Nowe ustalenia ws. napaści na Polaków w Rimini. Nasza wysłanniczka jest na miejscu
Włoska policja próbuje ustalić tożsamość mężczyzn, którzy kilka dni temu brutalnie zgwałcili Polkę, a jej partnera dotkliwie pobili. Jak informuje nasza reporterka Nina Harbuz, lokalna policja ściąga wsparcie z Rzymu.
29.08.2017 | aktual.: 30.08.2017 09:10
Funkcjonariusze z komisariatu w Rimini mają już wizerunki czterech podejrzanych mężczyzn. Szef policji zdementował informację, że sprawcy są Włochami i powiedział, że najprawdopodobniej pochodzą z Afryki. Włoska policja intensywnie pracuje nad sprawą. Z Rzymu do Rimini przyjechali spcjalni inspektorzy, którzy wesprą miejscowych śledczych.

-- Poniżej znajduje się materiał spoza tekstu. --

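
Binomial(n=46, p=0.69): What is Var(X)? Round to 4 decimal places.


Var = n*p*(1-p) = 46 * 0.69 * 0.31 = 9.8394

9.8394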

Nasza wysłanniczka była w miejscu, gdzie wydarzyła się tragedia.
Z kolei wśród turystów z innych krajów nie widać aż takiego zaniepokojenia. W ciągu dnia, na plaży gdzie doszło do tragedii, życie toczy się w swoim tempie. Ludzie opalają się, spacerują i bawią.
Prokuratura Okręgowa w Warszawie, która wszczęła śledztwo ws. zbiorowego gwałtu na Polce oraz brutalnego napadu na nią i jej męża na plaży we włoskim Rimini, zwróci się z wnioskiem do organów śledczych Włoch o przekazanie dokumentacji procesowej. Do tej pory nie opublikowano zdjęć podejrzanych. Media donoszą, że policja posiada już odciski palców, które podejrzani zostawili na butelkach. Dodatkowo w dyspozycji włoskich śledczych mają być nagrania z monitoringu na plaży.
We wtorek policjanci i prokuratorzy z Polski rozpoczynają śledztwo na terenie Rimini. "Chcemy pomóc stronie włoskiej, jesteśmy w stałym kontakcie z tamtejszą policją i prokuraturą" - powiedział minister Ziobro.